In terms of public freedoms, the agreement contemplated the elimination of legislative aspects that had prevailed in the Franco regime: prior censorship in the press was eliminated, the crime of torture was created and rights such as assembly, political association or freedom of association were extended. expression.
The measures had an effect by 1979 the misery index had clearly fallen. In the first half of the 1980s it would rise again -not as much as in the previous decade- in the midst of the industrial reconversion policies led by the Government of Felipe González, which initially increased unemployment in the sector in view of the entry in 1986 into the European Economic Community, prelude to the current European Union. Between the end of the 1980s and the beginning of the 1990s, the index clearly fell again.

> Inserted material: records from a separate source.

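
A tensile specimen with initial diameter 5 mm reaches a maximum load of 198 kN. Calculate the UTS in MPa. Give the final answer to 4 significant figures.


A0 = pi*(d/2)^2 = pi*(5/2)^2 = 19.635 mm^2
UTS = F_max / A0 = 198*1000 / 19.635
UTS = 10080 MPa


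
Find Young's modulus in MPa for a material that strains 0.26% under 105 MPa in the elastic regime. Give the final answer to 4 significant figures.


E = sigma / epsilon
epsilon = 0.26% = 2.6e-03
E = 105 / 2.6e-03
E = 40380 MPa


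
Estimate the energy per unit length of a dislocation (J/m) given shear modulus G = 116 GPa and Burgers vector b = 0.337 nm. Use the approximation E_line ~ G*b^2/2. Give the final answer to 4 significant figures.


E = G*b^2/2
b = 0.337 nm = 3.37e-10 m
G = 116 GPa = 1.16e+11 Pa
E = 0.5 * 1.16e+11 * (3.37e-10)^2
E = 6.587e-09 J/m


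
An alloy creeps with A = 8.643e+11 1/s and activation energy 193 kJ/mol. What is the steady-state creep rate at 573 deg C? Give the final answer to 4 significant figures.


rate = A * exp(-Q / (R*T))
T = 573 + 273.15 = 846.15 K
rate = 8.643e+11 * exp(-193e3 / (8.314 * 846.15))
rate = 1.052 1/s


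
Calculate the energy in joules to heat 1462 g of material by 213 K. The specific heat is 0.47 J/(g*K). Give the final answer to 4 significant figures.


Q = m * cp * dT
Q = 1462 * 0.47 * 213
Q = 146400 J


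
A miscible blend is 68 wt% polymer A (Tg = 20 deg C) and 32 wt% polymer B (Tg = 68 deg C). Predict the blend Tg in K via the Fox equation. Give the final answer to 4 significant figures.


1/Tg = w1/Tg1 + w2/Tg2 (in Kelvin)
Tg1 = 293.15 K, Tg2 = 341.15 K
1/Tg = 0.68/293.15 + 0.32/341.15
Tg = 307 K


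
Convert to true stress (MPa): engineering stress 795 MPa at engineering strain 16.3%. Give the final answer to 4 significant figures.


sigma_true = sigma_eng * (1 + epsilon_eng)
sigma_true = 795 * (1 + 0.163)
sigma_true = 924.6 MPa


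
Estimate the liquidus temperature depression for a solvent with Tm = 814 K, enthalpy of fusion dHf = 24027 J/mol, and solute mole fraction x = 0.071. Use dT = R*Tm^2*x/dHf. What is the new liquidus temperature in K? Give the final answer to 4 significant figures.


dT = R*Tm^2*x / dHf
dT = 8.314 * 814^2 * 0.071 / 24027
dT = 16.2786 K
T_new = 814 - 16.2786 = 797.7 K


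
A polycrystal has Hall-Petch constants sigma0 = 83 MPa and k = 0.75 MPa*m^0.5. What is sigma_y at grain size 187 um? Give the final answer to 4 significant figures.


sigma_y = sigma0 + k / sqrt(d)
d = 187 um = 1.87e-04 m
sigma_y = 83 + 0.75 / sqrt(1.87e-04)
sigma_y = 137.8 MPa


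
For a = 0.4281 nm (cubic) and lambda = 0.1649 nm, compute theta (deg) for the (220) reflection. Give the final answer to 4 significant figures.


d = a / sqrt(h^2+k^2+l^2)
d = 0.4281 / sqrt(8) = 0.151356 nm
lambda = 2*d*sin(theta)  =>  sin(theta) = lambda / (2*d)
sin(theta) = 0.1649 / (2 * 0.151356) = 0.544741
theta = 33.01 deg


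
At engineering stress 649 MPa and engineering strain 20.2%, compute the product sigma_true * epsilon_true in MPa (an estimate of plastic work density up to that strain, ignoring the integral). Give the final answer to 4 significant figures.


sigma_true = sigma_eng * (1 + epsilon_eng)
sigma_true = 649 * (1 + 0.202) = 780.098 MPa
epsilon_true = ln(1 + epsilon_eng)
epsilon_true = ln(1 + 0.202) = 0.183987
sigma_true * epsilon_true = 780.098 * 0.183987 = 143.5 MPa


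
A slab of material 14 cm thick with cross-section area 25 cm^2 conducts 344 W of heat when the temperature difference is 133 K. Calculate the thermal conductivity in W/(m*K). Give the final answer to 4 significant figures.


k = Q*L / (A*dT)
L = 0.14 m, A = 2.5e-03 m^2
k = 344 * 0.14 / (2.5e-03 * 133)
k = 144.8 W/(m*K)


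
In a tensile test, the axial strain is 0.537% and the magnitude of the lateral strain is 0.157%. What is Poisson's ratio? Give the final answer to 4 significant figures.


nu = -epsilon_lat / epsilon_axial
Lateral strain is contraction (negative), so using magnitudes:
nu = 0.157 / 0.537
nu = 0.2924


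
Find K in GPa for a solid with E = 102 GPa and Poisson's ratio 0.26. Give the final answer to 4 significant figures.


K = E / (3*(1-2*nu))
K = 102 / (3*(1-2*0.26))
K = 70.83 GPa


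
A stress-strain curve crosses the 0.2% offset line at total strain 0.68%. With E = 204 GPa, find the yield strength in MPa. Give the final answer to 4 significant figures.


Offset strain = 0.002
Elastic strain at yield = total_strain - offset = 6.8e-03 - 0.002 = 4.8e-03
sigma_y = E * elastic_strain = 204000 * 4.8e-03
sigma_y = 979.2 MPa


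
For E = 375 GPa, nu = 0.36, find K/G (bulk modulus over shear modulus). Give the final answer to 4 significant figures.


G = E / (2*(1+nu))
G = 375 / (2*(1+0.36)) = 137.868 GPa
K = E / (3*(1-2*nu))
K = 375 / (3*(1-2*0.36)) = 446.429 GPa
K/G = 446.429 / 137.868 = 3.238


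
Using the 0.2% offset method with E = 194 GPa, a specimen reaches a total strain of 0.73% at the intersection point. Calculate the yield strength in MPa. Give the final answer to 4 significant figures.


Offset strain = 0.002
Elastic strain at yield = total_strain - offset = 7.3e-03 - 0.002 = 5.3e-03
sigma_y = E * elastic_strain = 194000 * 5.3e-03
sigma_y = 1028 MPa


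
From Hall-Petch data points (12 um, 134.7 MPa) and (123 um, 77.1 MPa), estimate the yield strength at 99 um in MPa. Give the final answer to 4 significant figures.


sigma_y = sigma0 + k / sqrt(d)
1/sqrt(d1) = 1/sqrt(1.2e-05) = 288.675;  1/sqrt(d2) = 90.167
k = (sigma1 - sigma2) / (1/sqrt(d1) - 1/sqrt(d2)) = (134.7 - 77.1) / (288.675 - 90.167) = 0.290164 MPa*m^0.5
sigma0 = sigma1 - k/sqrt(d1) = 134.7 - 0.290164*288.675 = 50.9368 MPa
sigma_y(d3) = 50.9368 + 0.290164 / sqrt(9.9e-05) = 80.1 MPa


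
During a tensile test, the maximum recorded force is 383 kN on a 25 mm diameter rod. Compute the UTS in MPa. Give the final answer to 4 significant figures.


A0 = pi*(d/2)^2 = pi*(25/2)^2 = 490.874 mm^2
UTS = F_max / A0 = 383*1000 / 490.874
UTS = 780.2 MPa


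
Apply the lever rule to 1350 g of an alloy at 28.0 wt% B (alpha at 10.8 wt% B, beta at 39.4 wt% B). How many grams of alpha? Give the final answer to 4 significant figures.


f_alpha = (C_beta - C0) / (C_beta - C_alpha)
f_alpha = (39.4 - 28.0) / (39.4 - 10.8) = 0.398601
m_alpha = f_alpha * m_total = 0.398601 * 1350 = 538.1 g


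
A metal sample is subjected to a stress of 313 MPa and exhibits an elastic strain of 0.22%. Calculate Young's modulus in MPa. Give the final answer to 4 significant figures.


E = sigma / epsilon
epsilon = 0.22% = 2.2e-03
E = 313 / 2.2e-03
E = 142300 MPa


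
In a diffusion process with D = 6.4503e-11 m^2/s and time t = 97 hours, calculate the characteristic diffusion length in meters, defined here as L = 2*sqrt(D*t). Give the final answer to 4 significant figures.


t = 97 hr = 349200 s
Diffusion length = 2*sqrt(D*t)
= 2*sqrt(6.4503e-11 * 349200)
= 9.492e-03 m


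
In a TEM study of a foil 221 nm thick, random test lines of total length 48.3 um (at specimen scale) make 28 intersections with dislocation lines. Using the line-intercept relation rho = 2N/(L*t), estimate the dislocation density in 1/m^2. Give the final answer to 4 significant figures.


rho = 2N / (L * t)
L = 48.3 um = 4.83e-05 m, t = 221 nm = 2.21e-07 m
rho = 2 * 28 / (4.83e-05 * 2.21e-07)
rho = 5.246e+12 1/m^2


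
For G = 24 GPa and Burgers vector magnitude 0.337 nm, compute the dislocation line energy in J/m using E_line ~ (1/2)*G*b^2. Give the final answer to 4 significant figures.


E = G*b^2/2
b = 0.337 nm = 3.37e-10 m
G = 24 GPa = 2.4e+10 Pa
E = 0.5 * 2.4e+10 * (3.37e-10)^2
E = 1.363e-09 J/m


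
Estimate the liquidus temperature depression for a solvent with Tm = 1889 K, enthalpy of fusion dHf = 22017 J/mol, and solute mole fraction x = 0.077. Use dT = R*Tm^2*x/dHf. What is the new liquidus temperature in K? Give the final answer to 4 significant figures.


dT = R*Tm^2*x / dHf
dT = 8.314 * 1889^2 * 0.077 / 22017
dT = 103.754 K
T_new = 1889 - 103.754 = 1785 K


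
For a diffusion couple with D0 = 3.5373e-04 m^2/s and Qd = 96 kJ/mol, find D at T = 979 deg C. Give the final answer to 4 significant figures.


D = D0 * exp(-Qd / (R*T))
T = 1252.15 K
D = 3.5373e-04 * exp(-96e3 / (8.314 * 1252.15))
D = 3.498e-08 m^2/s


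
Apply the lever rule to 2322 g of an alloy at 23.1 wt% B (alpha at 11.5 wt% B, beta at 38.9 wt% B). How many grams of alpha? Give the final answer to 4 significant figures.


f_alpha = (C_beta - C0) / (C_beta - C_alpha)
f_alpha = (38.9 - 23.1) / (38.9 - 11.5) = 0.576642
m_alpha = f_alpha * m_total = 0.576642 * 2322 = 1339 g


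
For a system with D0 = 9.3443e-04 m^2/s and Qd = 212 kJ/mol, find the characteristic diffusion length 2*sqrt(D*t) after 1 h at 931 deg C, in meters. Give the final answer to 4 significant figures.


Step 1: D = D0 * exp(-Qd/(R*T))
T = 1204.15 K
D = 9.3443e-04 * exp(-212e3 / (8.314 * 1204.15)) = 5.94154e-13 m^2/s
Step 2: L = 2*sqrt(D*t)
t = 1 h = 3600 s
L = 2*sqrt(5.94154e-13 * 3600) = 9.25e-05 m


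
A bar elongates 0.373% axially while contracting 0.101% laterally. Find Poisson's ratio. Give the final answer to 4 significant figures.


nu = -epsilon_lat / epsilon_axial
Lateral strain is contraction (negative), so using magnitudes:
nu = 0.101 / 0.373
nu = 0.2708


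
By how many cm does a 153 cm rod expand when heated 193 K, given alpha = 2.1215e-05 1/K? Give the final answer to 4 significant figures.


dL = L0 * alpha * dT
dL = 153 * 2.1215e-05 * 193
dL = 0.6265 cm


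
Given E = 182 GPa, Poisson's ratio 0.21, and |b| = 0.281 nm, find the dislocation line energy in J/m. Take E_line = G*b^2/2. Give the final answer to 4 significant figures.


Step 1: G = E / (2*(1+nu))
G = 182 / (2*(1+0.21)) = 75.2066 GPa = 7.52066e+10 Pa
Step 2: E_line = G*b^2/2
b = 0.281 nm = 2.81e-10 m
E_line = 0.5 * 7.52066e+10 * (2.81e-10)^2 = 2.969e-09 J/m


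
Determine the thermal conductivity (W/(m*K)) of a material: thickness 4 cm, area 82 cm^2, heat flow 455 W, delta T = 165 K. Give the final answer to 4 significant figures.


k = Q*L / (A*dT)
L = 0.04 m, A = 8.2e-03 m^2
k = 455 * 0.04 / (8.2e-03 * 165)
k = 13.45 W/(m*K)


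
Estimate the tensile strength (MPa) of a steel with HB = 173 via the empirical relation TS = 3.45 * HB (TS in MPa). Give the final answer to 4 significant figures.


TS (MPa) = 3.45 * HB
TS = 3.45 * 173
TS = 596.9 MPa


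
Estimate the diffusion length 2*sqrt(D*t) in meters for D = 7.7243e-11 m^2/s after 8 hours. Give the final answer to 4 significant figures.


t = 8 hr = 28800 s
Diffusion length = 2*sqrt(D*t)
= 2*sqrt(7.7243e-11 * 28800)
= 2.983e-03 m


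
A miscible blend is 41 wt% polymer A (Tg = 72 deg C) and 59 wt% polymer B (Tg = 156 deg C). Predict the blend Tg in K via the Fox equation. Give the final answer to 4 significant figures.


1/Tg = w1/Tg1 + w2/Tg2 (in Kelvin)
Tg1 = 345.15 K, Tg2 = 429.15 K
1/Tg = 0.41/345.15 + 0.59/429.15
Tg = 390.2 K


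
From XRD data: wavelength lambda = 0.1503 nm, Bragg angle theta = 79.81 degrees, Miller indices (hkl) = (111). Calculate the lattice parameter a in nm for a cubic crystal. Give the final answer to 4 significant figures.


d = lambda / (2*sin(theta))
d = 0.1503 / (2*sin(79.81 deg))
d = 0.0763544 nm
a = d * sqrt(h^2+k^2+l^2) = 0.0763544 * sqrt(3)
a = 0.1322 nm


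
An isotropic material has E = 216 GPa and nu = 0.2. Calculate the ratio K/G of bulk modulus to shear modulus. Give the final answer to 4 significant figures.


G = E / (2*(1+nu))
G = 216 / (2*(1+0.2)) = 90 GPa
K = E / (3*(1-2*nu))
K = 216 / (3*(1-2*0.2)) = 120 GPa
K/G = 120 / 90 = 1.333


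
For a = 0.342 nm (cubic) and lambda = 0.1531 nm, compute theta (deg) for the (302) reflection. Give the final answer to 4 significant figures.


d = a / sqrt(h^2+k^2+l^2)
d = 0.342 / sqrt(13) = 0.0948537 nm
lambda = 2*d*sin(theta)  =>  sin(theta) = lambda / (2*d)
sin(theta) = 0.1531 / (2 * 0.0948537) = 0.807032
theta = 53.81 deg


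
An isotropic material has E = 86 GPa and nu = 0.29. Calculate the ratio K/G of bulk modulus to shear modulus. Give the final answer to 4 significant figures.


G = E / (2*(1+nu))
G = 86 / (2*(1+0.29)) = 33.3333 GPa
K = E / (3*(1-2*nu))
K = 86 / (3*(1-2*0.29)) = 68.254 GPa
K/G = 68.254 / 33.3333 = 2.048


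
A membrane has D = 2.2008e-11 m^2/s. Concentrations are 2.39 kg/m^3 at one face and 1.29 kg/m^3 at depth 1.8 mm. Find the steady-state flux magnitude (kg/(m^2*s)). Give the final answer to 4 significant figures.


J = -D * (dC/dx) = D * (C1 - C2) / dx
J = 2.2008e-11 * (2.39 - 1.29) / 1.8e-03
J = 1.345e-08 kg/(m^2*s)


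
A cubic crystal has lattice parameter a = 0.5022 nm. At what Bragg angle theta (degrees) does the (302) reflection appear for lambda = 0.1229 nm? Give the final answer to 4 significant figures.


d = a / sqrt(h^2+k^2+l^2)
d = 0.5022 / sqrt(13) = 0.139285 nm
lambda = 2*d*sin(theta)  =>  sin(theta) = lambda / (2*d)
sin(theta) = 0.1229 / (2 * 0.139285) = 0.441181
theta = 26.18 deg


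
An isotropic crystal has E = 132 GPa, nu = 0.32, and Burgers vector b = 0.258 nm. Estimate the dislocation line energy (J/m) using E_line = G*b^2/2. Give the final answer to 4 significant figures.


Step 1: G = E / (2*(1+nu))
G = 132 / (2*(1+0.32)) = 50 GPa = 5e+10 Pa
Step 2: E_line = G*b^2/2
b = 0.258 nm = 2.58e-10 m
E_line = 0.5 * 5e+10 * (2.58e-10)^2 = 1.664e-09 J/m


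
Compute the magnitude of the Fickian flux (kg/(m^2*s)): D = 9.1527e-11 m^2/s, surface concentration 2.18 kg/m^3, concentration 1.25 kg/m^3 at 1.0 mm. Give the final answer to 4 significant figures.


J = -D * (dC/dx) = D * (C1 - C2) / dx
J = 9.1527e-11 * (2.18 - 1.25) / 1e-03
J = 8.512e-08 kg/(m^2*s)


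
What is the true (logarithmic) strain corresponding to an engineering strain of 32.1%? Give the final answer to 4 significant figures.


epsilon_true = ln(1 + epsilon_eng)
epsilon_true = ln(1 + 0.321)
epsilon_true = 0.2784


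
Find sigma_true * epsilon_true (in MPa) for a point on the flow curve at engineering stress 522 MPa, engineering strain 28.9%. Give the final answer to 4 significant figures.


sigma_true = sigma_eng * (1 + epsilon_eng)
sigma_true = 522 * (1 + 0.289) = 672.858 MPa
epsilon_true = ln(1 + epsilon_eng)
epsilon_true = ln(1 + 0.289) = 0.253867
sigma_true * epsilon_true = 672.858 * 0.253867 = 170.8 MPa


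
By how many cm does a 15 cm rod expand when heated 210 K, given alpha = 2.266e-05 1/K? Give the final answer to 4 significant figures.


dL = L0 * alpha * dT
dL = 15 * 2.266e-05 * 210
dL = 0.07138 cm


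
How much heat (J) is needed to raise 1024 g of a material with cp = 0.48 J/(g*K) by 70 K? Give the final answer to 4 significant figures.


Q = m * cp * dT
Q = 1024 * 0.48 * 70
Q = 34410 J


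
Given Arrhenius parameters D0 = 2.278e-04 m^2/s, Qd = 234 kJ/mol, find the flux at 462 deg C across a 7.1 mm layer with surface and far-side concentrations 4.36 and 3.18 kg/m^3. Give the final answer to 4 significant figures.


Step 1: D = D0 * exp(-Qd/(R*T))
T = 462 + 273.15 = 735.15 K
D = 2.278e-04 * exp(-234e3 / (8.314 * 735.15)) = 5.37703e-21 m^2/s
Step 2: J = D * (C1 - C2) / dx
J = 5.37703e-21 * (4.36 - 3.18) / 7.1e-03
J = 8.936e-19 kg/(m^2*s)


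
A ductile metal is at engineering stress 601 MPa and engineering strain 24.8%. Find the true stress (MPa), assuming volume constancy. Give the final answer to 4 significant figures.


sigma_true = sigma_eng * (1 + epsilon_eng)
sigma_true = 601 * (1 + 0.248)
sigma_true = 750 MPa


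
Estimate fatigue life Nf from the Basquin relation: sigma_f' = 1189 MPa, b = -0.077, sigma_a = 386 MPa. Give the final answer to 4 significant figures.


sigma_a = sigma_f' * (2*Nf)^b
2*Nf = (sigma_a / sigma_f')^(1/b)
2*Nf = (386 / 1189)^(1/-0.077)
2*Nf = 2.21505e+06
Nf = 1.108e+06 cycles


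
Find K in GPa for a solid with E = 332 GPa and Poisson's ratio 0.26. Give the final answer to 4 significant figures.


K = E / (3*(1-2*nu))
K = 332 / (3*(1-2*0.26))
K = 230.6 GPa


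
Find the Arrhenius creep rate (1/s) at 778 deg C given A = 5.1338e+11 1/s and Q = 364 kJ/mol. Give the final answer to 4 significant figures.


rate = A * exp(-Q / (R*T))
T = 778 + 273.15 = 1051.15 K
rate = 5.1338e+11 * exp(-364e3 / (8.314 * 1051.15))
rate = 4.184e-07 1/s


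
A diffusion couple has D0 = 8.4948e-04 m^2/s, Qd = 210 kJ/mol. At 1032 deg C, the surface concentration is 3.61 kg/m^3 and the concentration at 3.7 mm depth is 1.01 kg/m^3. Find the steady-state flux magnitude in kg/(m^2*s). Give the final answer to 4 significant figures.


Step 1: D = D0 * exp(-Qd/(R*T))
T = 1032 + 273.15 = 1305.15 K
D = 8.4948e-04 * exp(-210e3 / (8.314 * 1305.15)) = 3.34381e-12 m^2/s
Step 2: J = D * (C1 - C2) / dx
J = 3.34381e-12 * (3.61 - 1.01) / 3.7e-03
J = 2.35e-09 kg/(m^2*s)


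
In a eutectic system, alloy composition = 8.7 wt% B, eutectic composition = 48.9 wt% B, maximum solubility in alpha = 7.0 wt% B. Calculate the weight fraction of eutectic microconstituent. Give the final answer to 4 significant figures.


f_primary = (C_e - C0) / (C_e - C_alpha_max)
f_primary = (48.9 - 8.7) / (48.9 - 7.0)
f_primary = 0.959427
f_eutectic = 1 - 0.959427 = 0.04057


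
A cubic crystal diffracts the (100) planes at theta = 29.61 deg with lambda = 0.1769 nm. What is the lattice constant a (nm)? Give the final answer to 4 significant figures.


d = lambda / (2*sin(theta))
d = 0.1769 / (2*sin(29.61 deg))
d = 0.179015 nm
a = d * sqrt(h^2+k^2+l^2) = 0.179015 * sqrt(1)
a = 0.179 nm


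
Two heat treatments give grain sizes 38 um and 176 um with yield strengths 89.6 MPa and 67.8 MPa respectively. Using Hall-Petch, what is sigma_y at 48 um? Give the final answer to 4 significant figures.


sigma_y = sigma0 + k / sqrt(d)
1/sqrt(d1) = 1/sqrt(3.8e-05) = 162.221;  1/sqrt(d2) = 75.3778
k = (sigma1 - sigma2) / (1/sqrt(d1) - 1/sqrt(d2)) = (89.6 - 67.8) / (162.221 - 75.3778) = 0.251026 MPa*m^0.5
sigma0 = sigma1 - k/sqrt(d1) = 89.6 - 0.251026*162.221 = 48.8782 MPa
sigma_y(d3) = 48.8782 + 0.251026 / sqrt(4.8e-05) = 85.11 MPa


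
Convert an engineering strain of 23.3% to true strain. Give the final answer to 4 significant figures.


epsilon_true = ln(1 + epsilon_eng)
epsilon_true = ln(1 + 0.233)
epsilon_true = 0.2095


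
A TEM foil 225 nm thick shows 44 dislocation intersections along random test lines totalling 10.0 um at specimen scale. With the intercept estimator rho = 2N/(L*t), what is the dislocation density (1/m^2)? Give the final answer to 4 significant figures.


rho = 2N / (L * t)
L = 10.0 um = 1e-05 m, t = 225 nm = 2.25e-07 m
rho = 2 * 44 / (1e-05 * 2.25e-07)
rho = 3.911e+13 1/m^2


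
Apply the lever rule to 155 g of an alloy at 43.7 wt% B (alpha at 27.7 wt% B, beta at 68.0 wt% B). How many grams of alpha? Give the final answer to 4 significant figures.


f_alpha = (C_beta - C0) / (C_beta - C_alpha)
f_alpha = (68.0 - 43.7) / (68.0 - 27.7) = 0.602978
m_alpha = f_alpha * m_total = 0.602978 * 155 = 93.46 g


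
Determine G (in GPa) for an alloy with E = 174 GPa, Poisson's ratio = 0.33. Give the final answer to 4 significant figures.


G = E / (2*(1+nu))
G = 174 / (2*(1+0.33))
G = 65.41 GPa


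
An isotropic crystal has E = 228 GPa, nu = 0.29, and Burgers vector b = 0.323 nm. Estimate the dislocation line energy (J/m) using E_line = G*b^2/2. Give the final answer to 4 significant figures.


Step 1: G = E / (2*(1+nu))
G = 228 / (2*(1+0.29)) = 88.3721 GPa = 8.83721e+10 Pa
Step 2: E_line = G*b^2/2
b = 0.323 nm = 3.23e-10 m
E_line = 0.5 * 8.83721e+10 * (3.23e-10)^2 = 4.61e-09 J/m


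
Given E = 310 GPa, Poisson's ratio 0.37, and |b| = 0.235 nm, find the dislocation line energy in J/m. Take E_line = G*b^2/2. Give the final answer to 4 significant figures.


Step 1: G = E / (2*(1+nu))
G = 310 / (2*(1+0.37)) = 113.139 GPa = 1.13139e+11 Pa
Step 2: E_line = G*b^2/2
b = 0.235 nm = 2.35e-10 m
E_line = 0.5 * 1.13139e+11 * (2.35e-10)^2 = 3.124e-09 J/m


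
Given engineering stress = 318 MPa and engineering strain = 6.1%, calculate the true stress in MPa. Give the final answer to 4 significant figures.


sigma_true = sigma_eng * (1 + epsilon_eng)
sigma_true = 318 * (1 + 0.061)
sigma_true = 337.4 MPa


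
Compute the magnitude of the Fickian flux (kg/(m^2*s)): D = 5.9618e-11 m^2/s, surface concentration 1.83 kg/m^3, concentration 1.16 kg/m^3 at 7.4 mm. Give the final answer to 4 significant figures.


J = -D * (dC/dx) = D * (C1 - C2) / dx
J = 5.9618e-11 * (1.83 - 1.16) / 7.4e-03
J = 5.398e-09 kg/(m^2*s)


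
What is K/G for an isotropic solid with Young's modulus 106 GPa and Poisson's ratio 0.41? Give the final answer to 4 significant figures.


G = E / (2*(1+nu))
G = 106 / (2*(1+0.41)) = 37.5887 GPa
K = E / (3*(1-2*nu))
K = 106 / (3*(1-2*0.41)) = 196.296 GPa
K/G = 196.296 / 37.5887 = 5.222


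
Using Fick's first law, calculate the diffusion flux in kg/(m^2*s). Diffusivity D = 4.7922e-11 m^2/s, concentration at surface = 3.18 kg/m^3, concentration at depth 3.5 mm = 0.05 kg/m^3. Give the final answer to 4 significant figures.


J = -D * (dC/dx) = D * (C1 - C2) / dx
J = 4.7922e-11 * (3.18 - 0.05) / 3.5e-03
J = 4.286e-08 kg/(m^2*s)


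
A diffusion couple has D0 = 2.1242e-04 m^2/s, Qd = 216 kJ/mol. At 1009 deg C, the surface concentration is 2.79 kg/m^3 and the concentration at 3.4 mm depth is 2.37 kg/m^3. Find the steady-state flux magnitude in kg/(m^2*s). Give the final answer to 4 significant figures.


Step 1: D = D0 * exp(-Qd/(R*T))
T = 1009 + 273.15 = 1282.15 K
D = 2.1242e-04 * exp(-216e3 / (8.314 * 1282.15)) = 3.3656e-13 m^2/s
Step 2: J = D * (C1 - C2) / dx
J = 3.3656e-13 * (2.79 - 2.37) / 3.4e-03
J = 4.158e-11 kg/(m^2*s)


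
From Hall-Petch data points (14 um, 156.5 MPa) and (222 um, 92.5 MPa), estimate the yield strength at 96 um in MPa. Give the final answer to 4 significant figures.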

The relevance of the misery index was made clear by the harshness that the 1970s also meant for Americans. The aforementioned Arab oil boycott and the consequent increase in crude oil prices caused the index to shoot up twice during a period in which alternated episodes of rising inflation and unemployment, and sometimes both.
At the peak of the index, 19.9, in mid-1975, inflation was 11.8%, combined with a high unemployment rate of 8.1%. The intense level of misery extended into the early 1980s, when the index peaked at 21.9%, thanks to an inflation rate of 14.4% coupled with a still high unemployment rate of 7.8%.
Although subsequent shocks such as the Gulf War At the beginning of the 90s, the bursting of the dotcom bubble or the great financial crisis, it has been the covid pandemic that has propelled the index to the highest of previous times. The spike in 2020 was much sharper and faster than any previous increase, going from 5.9 to a peak of 15.1 in just one month – from March to April – in contrast to the roughly three-year period from the valley to the peak that marked the index’s two increases more than four decades ago.
The impact of the pandemic caused the economy to crash abruptly and led the unemployment rate at a Great Depression high, 14.4% in April 2020 from a 50-year low, 3.5%, just two months earlier. Unlike previous increases, this time inflation did not play a role. The curious thing has come later. After weathering the worst of the pandemic. The US has subscribed to the recovery and unemployment is already at 3.8%, very close to pre-pandemic levels.
What is now driving the index higher is a runaway inflation that finds its precedent in the early 1980s and that not only does not abate, but threatens to crust over as the war in Ukraine continues to push oil prices higher.